Não foi o primeiro

Lojas Nalin já teve princípio de incêndio em 2020

Na manhã de segunda, 22, o vídeo de um incêndio nas lojas Nalin, na Avenida Amaral Peixoto, viralizou nas redes sociais. O fogo destruiu a loja e causou a interrupção do tráfego de uma das maiores avenidas da cidade para que o Corpo de Bombeiros pudesse fazer o seu trabalho. Mas, pouco tempo depois, um novo vídeo começou a circular e mostrava outra loja da Nalin pegando fogo. Fake news? Nada disso. Surpreendentemente, na mesma hora, outra loja da rede pegou fogo em Vilar dos Teles, bairro de São João de Meriti. A coincidência é enorme, e a hipótese de ligação entre os dois incêndios está sendo investigada pela Polícia Civil.
Só que no caso de Volta Redonda, a tragédia já era esperada. Mais precisamente desde junho de 2020, quando um cliente esteve na loja da Amaral Peixoto, e, enquanto esperava a esposa fazer compras, flagrou um princípio de incêndio em uma ligação elétrica, no terceiro andar da loja. Eletricista aposentado, graças à experiência, ele conseguiu apagar o fogo, alertar os funcionários e tirar as pessoas do local onde estava ocorrendo o sinistro. Depois de salvar a loja de um imenso prejuízo material e tirar várias pessoas de uma situação de risco – e não receber nem um copo d’água dos funcionários –, ainda teve que esperar 40 minutos para passar o cartão e concluir a compra que havia feito. Por tudo isso, resolveu processar a loja.

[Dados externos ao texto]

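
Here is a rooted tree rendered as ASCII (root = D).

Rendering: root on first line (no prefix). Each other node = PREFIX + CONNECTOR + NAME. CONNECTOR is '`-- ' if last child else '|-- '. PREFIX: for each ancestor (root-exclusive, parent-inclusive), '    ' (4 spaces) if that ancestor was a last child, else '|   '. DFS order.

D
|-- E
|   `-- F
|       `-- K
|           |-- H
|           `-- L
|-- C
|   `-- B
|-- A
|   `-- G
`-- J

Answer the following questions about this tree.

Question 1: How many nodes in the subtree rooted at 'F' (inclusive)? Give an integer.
Answer: 4

Derivation:
Subtree rooted at F contains: F, H, K, L
Count = 4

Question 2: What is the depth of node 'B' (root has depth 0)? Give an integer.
Answer: 2

Derivation:
Path from root to B: D -> C -> B
Depth = number of edges = 2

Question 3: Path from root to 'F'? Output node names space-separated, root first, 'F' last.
Answer: D E F

Derivation:
Walk down from root: D -> E -> F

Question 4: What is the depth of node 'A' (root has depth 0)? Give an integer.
Answer: 1

Derivation:
Path from root to A: D -> A
Depth = number of edges = 1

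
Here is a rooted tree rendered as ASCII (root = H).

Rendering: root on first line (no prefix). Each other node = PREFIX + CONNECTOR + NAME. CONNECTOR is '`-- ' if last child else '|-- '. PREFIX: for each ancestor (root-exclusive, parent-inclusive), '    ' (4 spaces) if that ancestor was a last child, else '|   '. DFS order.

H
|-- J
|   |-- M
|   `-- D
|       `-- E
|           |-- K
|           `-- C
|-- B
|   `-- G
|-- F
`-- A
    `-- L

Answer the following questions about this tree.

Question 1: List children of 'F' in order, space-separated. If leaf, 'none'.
Node F's children (from adjacency): (leaf)

Answer: none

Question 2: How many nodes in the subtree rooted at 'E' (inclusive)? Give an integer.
Answer: 3

Derivation:
Subtree rooted at E contains: C, E, K
Count = 3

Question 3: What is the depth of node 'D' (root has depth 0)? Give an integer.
Path from root to D: H -> J -> D
Depth = number of edges = 2

Answer: 2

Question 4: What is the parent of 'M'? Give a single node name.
Scan adjacency: M appears as child of J

Answer: J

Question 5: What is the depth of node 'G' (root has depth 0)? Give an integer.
Answer: 2

Derivation:
Path from root to G: H -> B -> G
Depth = number of edges = 2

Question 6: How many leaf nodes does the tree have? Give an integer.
Answer: 6

Derivation:
Leaves (nodes with no children): C, F, G, K, L, M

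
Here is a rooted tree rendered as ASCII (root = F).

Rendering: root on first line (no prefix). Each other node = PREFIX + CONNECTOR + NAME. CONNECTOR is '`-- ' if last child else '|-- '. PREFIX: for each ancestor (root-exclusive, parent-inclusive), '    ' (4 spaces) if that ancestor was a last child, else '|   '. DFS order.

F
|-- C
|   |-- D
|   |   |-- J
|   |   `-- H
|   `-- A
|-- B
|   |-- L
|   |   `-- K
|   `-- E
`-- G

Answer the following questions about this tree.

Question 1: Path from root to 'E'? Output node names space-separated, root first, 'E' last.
Walk down from root: F -> B -> E

Answer: F B E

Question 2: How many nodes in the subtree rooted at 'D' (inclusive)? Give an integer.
Answer: 3

Derivation:
Subtree rooted at D contains: D, H, J
Count = 3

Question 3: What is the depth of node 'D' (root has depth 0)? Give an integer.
Path from root to D: F -> C -> D
Depth = number of edges = 2

Answer: 2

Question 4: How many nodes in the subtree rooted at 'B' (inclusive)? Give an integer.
Subtree rooted at B contains: B, E, K, L
Count = 4

Answer: 4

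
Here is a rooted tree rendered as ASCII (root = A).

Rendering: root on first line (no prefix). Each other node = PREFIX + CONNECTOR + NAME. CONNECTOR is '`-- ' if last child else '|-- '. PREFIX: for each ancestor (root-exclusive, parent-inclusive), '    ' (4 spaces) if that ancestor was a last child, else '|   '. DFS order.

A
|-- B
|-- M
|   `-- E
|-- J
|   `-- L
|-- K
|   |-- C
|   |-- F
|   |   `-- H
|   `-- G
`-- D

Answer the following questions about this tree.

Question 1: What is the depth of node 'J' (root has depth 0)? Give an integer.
Path from root to J: A -> J
Depth = number of edges = 1

Answer: 1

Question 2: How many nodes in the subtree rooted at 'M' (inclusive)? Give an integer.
Answer: 2

Derivation:
Subtree rooted at M contains: E, M
Count = 2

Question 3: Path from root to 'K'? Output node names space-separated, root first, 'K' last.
Answer: A K

Derivation:
Walk down from root: A -> K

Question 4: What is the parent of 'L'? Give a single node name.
Answer: J

Derivation:
Scan adjacency: L appears as child of J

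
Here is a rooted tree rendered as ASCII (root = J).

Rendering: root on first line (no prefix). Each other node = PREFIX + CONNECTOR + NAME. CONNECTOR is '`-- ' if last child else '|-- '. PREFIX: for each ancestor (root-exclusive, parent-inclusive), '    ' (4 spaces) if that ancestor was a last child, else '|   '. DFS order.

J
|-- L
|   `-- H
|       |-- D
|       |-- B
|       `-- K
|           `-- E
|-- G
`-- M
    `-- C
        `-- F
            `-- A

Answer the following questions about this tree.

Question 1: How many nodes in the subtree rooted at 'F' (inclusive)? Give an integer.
Answer: 2

Derivation:
Subtree rooted at F contains: A, F
Count = 2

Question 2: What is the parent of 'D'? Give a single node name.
Scan adjacency: D appears as child of H

Answer: H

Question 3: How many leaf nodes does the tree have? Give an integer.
Leaves (nodes with no children): A, B, D, E, G

Answer: 5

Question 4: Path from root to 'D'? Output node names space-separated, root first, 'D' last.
Answer: J L H D

Derivation:
Walk down from root: J -> L -> H -> D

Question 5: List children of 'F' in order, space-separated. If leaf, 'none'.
Node F's children (from adjacency): A

Answer: A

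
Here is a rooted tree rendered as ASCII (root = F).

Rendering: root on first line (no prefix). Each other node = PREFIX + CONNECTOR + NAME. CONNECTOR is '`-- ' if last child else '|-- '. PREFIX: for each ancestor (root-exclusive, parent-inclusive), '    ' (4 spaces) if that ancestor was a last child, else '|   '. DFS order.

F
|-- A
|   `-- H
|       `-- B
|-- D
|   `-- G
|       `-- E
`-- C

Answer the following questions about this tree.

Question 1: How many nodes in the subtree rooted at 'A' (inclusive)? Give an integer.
Answer: 3

Derivation:
Subtree rooted at A contains: A, B, H
Count = 3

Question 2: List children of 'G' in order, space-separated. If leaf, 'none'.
Node G's children (from adjacency): E

Answer: E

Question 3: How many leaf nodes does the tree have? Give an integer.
Answer: 3

Derivation:
Leaves (nodes with no children): B, C, E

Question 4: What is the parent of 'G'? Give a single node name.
Scan adjacency: G appears as child of D

Answer: D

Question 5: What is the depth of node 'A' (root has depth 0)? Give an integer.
Path from root to A: F -> A
Depth = number of edges = 1

Answer: 1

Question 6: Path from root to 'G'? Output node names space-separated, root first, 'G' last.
Walk down from root: F -> D -> G

Answer: F D G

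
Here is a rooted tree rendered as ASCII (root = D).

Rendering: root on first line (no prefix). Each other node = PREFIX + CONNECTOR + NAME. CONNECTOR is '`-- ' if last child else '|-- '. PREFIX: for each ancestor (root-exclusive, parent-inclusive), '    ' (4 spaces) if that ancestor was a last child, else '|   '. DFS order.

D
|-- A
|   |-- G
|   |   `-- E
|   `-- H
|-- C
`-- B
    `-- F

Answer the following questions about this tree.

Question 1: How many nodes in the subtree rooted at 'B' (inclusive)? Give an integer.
Answer: 2

Derivation:
Subtree rooted at B contains: B, F
Count = 2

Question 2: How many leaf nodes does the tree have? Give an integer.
Answer: 4

Derivation:
Leaves (nodes with no children): C, E, F, H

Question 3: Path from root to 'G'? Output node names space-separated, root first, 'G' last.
Answer: D A G

Derivation:
Walk down from root: D -> A -> G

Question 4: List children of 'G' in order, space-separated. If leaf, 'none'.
Answer: E

Derivation:
Node G's children (from adjacency): E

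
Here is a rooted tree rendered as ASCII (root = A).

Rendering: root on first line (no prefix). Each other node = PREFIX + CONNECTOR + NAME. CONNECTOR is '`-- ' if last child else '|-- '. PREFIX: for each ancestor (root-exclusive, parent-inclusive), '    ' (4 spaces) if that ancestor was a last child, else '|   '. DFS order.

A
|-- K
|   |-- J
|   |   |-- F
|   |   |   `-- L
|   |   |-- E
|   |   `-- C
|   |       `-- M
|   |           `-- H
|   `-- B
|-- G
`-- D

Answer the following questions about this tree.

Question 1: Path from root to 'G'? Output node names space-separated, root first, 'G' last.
Walk down from root: A -> G

Answer: A G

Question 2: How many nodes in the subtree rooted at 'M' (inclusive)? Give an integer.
Answer: 2

Derivation:
Subtree rooted at M contains: H, M
Count = 2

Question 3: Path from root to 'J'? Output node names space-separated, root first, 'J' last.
Walk down from root: A -> K -> J

Answer: A K J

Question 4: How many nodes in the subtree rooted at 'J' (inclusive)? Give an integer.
Answer: 7

Derivation:
Subtree rooted at J contains: C, E, F, H, J, L, M
Count = 7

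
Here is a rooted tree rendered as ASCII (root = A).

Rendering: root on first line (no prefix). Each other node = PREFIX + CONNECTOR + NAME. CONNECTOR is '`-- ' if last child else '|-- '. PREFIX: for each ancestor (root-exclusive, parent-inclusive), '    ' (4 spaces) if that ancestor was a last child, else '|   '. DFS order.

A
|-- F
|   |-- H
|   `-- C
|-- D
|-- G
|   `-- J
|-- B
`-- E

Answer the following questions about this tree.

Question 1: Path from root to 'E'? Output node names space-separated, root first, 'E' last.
Walk down from root: A -> E

Answer: A E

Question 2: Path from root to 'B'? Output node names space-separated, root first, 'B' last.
Walk down from root: A -> B

Answer: A B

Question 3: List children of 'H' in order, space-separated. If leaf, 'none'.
Node H's children (from adjacency): (leaf)

Answer: none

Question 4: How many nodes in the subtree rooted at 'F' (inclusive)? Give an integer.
Subtree rooted at F contains: C, F, H
Count = 3

Answer: 3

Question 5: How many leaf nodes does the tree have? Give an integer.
Leaves (nodes with no children): B, C, D, E, H, J

Answer: 6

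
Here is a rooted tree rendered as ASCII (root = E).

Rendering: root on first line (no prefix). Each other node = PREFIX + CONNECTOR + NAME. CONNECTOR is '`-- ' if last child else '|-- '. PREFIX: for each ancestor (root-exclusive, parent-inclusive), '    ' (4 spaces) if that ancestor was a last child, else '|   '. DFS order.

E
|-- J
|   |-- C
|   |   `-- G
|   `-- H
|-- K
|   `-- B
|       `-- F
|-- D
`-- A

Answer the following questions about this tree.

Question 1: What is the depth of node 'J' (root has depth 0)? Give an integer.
Answer: 1

Derivation:
Path from root to J: E -> J
Depth = number of edges = 1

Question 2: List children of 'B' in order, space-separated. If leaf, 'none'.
Answer: F

Derivation:
Node B's children (from adjacency): F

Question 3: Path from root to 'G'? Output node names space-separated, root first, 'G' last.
Answer: E J C G

Derivation:
Walk down from root: E -> J -> C -> G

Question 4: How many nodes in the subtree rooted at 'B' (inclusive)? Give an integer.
Answer: 2

Derivation:
Subtree rooted at B contains: B, F
Count = 2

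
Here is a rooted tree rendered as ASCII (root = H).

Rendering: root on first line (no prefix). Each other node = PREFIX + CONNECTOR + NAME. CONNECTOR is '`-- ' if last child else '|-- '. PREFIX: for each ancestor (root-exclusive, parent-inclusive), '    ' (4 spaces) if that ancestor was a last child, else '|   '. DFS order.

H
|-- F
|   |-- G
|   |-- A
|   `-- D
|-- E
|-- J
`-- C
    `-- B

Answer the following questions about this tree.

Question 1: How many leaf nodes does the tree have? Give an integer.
Leaves (nodes with no children): A, B, D, E, G, J

Answer: 6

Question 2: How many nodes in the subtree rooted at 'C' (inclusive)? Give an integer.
Answer: 2

Derivation:
Subtree rooted at C contains: B, C
Count = 2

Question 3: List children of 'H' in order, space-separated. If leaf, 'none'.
Answer: F E J C

Derivation:
Node H's children (from adjacency): F, E, J, C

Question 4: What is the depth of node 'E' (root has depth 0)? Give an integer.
Path from root to E: H -> E
Depth = number of edges = 1

Answer: 1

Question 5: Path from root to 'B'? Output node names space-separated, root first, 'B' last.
Walk down from root: H -> C -> B

Answer: H C B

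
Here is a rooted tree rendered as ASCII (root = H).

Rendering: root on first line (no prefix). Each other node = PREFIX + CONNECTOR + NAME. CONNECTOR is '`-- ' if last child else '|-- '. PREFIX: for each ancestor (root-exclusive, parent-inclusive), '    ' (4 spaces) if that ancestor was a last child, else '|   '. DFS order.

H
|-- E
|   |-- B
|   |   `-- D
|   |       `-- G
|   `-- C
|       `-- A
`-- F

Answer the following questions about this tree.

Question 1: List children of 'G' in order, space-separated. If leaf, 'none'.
Answer: none

Derivation:
Node G's children (from adjacency): (leaf)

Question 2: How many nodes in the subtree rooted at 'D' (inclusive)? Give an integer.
Subtree rooted at D contains: D, G
Count = 2

Answer: 2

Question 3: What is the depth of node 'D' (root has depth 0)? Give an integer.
Path from root to D: H -> E -> B -> D
Depth = number of edges = 3

Answer: 3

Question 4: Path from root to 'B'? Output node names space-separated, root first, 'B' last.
Walk down from root: H -> E -> B

Answer: H E B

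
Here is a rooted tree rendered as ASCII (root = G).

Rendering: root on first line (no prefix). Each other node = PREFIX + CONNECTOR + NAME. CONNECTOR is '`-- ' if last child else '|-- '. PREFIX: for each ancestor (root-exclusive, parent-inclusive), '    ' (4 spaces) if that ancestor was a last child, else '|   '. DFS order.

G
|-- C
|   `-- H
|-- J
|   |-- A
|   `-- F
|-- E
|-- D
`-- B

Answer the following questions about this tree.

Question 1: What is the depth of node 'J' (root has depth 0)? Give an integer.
Path from root to J: G -> J
Depth = number of edges = 1

Answer: 1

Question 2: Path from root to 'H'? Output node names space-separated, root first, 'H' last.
Answer: G C H

Derivation:
Walk down from root: G -> C -> H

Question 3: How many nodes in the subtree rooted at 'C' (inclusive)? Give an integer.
Subtree rooted at C contains: C, H
Count = 2

Answer: 2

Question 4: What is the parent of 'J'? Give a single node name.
Scan adjacency: J appears as child of G

Answer: G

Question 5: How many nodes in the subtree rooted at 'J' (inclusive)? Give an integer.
Answer: 3

Derivation:
Subtree rooted at J contains: A, F, J
Count = 3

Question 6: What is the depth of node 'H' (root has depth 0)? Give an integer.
Answer: 2

Derivation:
Path from root to H: G -> C -> H
Depth = number of edges = 2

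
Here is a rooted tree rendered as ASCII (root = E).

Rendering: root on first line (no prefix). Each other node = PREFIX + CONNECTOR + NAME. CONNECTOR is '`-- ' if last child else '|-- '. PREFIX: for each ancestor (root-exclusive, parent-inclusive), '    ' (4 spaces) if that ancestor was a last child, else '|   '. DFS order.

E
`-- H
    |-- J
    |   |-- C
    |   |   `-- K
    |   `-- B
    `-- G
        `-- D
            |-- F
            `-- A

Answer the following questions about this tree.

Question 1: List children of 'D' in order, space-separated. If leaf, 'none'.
Answer: F A

Derivation:
Node D's children (from adjacency): F, A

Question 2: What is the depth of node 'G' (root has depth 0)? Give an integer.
Answer: 2

Derivation:
Path from root to G: E -> H -> G
Depth = number of edges = 2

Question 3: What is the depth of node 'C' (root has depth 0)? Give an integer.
Answer: 3

Derivation:
Path from root to C: E -> H -> J -> C
Depth = number of edges = 3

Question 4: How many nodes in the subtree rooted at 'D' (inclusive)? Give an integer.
Answer: 3

Derivation:
Subtree rooted at D contains: A, D, F
Count = 3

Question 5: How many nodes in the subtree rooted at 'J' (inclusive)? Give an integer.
Answer: 4

Derivation:
Subtree rooted at J contains: B, C, J, K
Count = 4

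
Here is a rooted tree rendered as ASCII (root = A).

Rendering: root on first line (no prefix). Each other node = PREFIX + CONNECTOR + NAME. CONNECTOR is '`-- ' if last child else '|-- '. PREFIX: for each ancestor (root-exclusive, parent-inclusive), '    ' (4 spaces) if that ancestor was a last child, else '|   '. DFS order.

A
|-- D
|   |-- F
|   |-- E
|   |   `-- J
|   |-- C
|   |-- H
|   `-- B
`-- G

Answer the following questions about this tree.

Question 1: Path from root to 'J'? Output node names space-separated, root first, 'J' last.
Answer: A D E J

Derivation:
Walk down from root: A -> D -> E -> J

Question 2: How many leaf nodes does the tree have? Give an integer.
Answer: 6

Derivation:
Leaves (nodes with no children): B, C, F, G, H, J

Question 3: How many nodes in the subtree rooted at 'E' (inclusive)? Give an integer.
Answer: 2

Derivation:
Subtree rooted at E contains: E, J
Count = 2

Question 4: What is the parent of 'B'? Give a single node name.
Answer: D

Derivation:
Scan adjacency: B appears as child of D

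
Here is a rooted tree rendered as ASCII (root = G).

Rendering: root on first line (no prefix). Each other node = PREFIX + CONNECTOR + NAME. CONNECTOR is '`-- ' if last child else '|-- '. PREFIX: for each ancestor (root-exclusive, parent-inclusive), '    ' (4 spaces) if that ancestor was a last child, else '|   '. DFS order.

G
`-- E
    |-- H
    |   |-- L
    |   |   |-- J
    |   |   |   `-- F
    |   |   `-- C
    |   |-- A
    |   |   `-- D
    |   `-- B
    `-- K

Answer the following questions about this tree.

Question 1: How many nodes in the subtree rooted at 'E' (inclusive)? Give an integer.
Subtree rooted at E contains: A, B, C, D, E, F, H, J, K, L
Count = 10

Answer: 10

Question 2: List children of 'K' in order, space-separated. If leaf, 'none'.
Answer: none

Derivation:
Node K's children (from adjacency): (leaf)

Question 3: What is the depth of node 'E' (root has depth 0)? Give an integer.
Answer: 1

Derivation:
Path from root to E: G -> E
Depth = number of edges = 1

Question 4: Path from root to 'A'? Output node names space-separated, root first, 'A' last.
Answer: G E H A

Derivation:
Walk down from root: G -> E -> H -> A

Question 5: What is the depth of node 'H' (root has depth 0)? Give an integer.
Answer: 2

Derivation:
Path from root to H: G -> E -> H
Depth = number of edges = 2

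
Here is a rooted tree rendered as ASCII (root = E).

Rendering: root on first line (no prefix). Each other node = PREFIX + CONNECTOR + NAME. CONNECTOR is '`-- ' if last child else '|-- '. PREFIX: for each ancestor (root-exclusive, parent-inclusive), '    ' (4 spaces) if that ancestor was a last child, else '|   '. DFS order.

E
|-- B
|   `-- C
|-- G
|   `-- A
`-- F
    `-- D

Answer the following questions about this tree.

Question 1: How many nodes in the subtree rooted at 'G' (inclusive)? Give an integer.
Answer: 2

Derivation:
Subtree rooted at G contains: A, G
Count = 2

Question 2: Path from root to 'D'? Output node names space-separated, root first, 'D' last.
Walk down from root: E -> F -> D

Answer: E F D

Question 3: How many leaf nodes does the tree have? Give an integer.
Leaves (nodes with no children): A, C, D

Answer: 3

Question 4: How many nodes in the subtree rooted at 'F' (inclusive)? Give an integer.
Answer: 2

Derivation:
Subtree rooted at F contains: D, F
Count = 2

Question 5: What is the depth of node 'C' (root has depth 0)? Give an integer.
Path from root to C: E -> B -> C
Depth = number of edges = 2

Answer: 2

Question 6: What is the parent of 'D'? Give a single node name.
Scan adjacency: D appears as child of F

Answer: F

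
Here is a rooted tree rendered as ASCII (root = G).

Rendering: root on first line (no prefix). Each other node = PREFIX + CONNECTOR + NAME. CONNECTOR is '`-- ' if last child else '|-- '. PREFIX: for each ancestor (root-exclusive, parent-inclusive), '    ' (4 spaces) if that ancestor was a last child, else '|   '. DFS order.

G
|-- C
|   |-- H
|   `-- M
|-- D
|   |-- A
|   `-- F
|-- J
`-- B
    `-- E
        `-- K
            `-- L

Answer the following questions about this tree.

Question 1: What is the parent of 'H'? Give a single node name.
Answer: C

Derivation:
Scan adjacency: H appears as child of C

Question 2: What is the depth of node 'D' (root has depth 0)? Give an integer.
Path from root to D: G -> D
Depth = number of edges = 1

Answer: 1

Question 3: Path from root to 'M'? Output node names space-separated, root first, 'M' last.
Walk down from root: G -> C -> M

Answer: G C M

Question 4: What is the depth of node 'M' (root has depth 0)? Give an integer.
Answer: 2

Derivation:
Path from root to M: G -> C -> M
Depth = number of edges = 2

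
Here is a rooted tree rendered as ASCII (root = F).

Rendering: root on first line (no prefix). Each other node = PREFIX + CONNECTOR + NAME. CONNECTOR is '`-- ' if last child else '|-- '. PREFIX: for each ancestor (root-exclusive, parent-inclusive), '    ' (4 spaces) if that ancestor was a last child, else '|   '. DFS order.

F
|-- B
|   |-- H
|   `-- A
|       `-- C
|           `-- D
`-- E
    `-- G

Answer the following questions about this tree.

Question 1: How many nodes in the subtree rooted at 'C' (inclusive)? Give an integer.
Answer: 2

Derivation:
Subtree rooted at C contains: C, D
Count = 2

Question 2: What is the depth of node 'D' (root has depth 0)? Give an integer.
Answer: 4

Derivation:
Path from root to D: F -> B -> A -> C -> D
Depth = number of edges = 4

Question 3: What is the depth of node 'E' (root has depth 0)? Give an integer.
Answer: 1

Derivation:
Path from root to E: F -> E
Depth = number of edges = 1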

O aQui teve acesso exclusivo ao processo, e algumas das informações são de cair o queixo. Por exemplo, não havia saídas de emergência no interior da loja e nenhum dos funcionários parecia preparado para combater qualquer tipo de incêndio. Além disso, um dos extintores que lhe entregaram para tentar apagar o princípio do incêndio estava praticamente vazio. Pior. O andar funcionava como depósito de materiais inflamáveis – roupas, acessórios, prateleiras de madeira, etc.
Tentando afastar as prateleiras e retirar tudo que era material inflamável, para que o fogo não se alastrasse, o aposentado sofreu queimaduras nos braços, por causa do plástico derretido que pingava dos fios elétricos. “Em um momento de tamanha aflição, o autor (o aposentado) podia ter corrido para se salvar. Mas assim não fez. Procedeu conforme todos os seus treinamentos – mesmo sem o dever de fazê-lo – e salvou o estabelecimento e os funcionários que estavam presos no andar”, descreve o processo.
“É chocante saber que a empresa não cumpre os requisitos mínimos estabelecidos pelo Código de Defesa do Consumidor, quais sejam: o respeito à saúde e segurança dos clientes. A imperícia da empresa foi o fator preponderante para que o fato ocorresse, uma vez que não adotou as medidas de segurança e sinalização suficientes para evitar o primeiro incêndio”, afirmou o advogado do aposentado, Gabriel Perete, acrescentando ainda que nenhum dos fatos descritos na ação inicial do processo foi contestado pela empresa
O aQui tentou entrar em contato com representantes das lojas Nalin, por e-mail e telefone, mas não obteve retorno até o fechamento desta edição.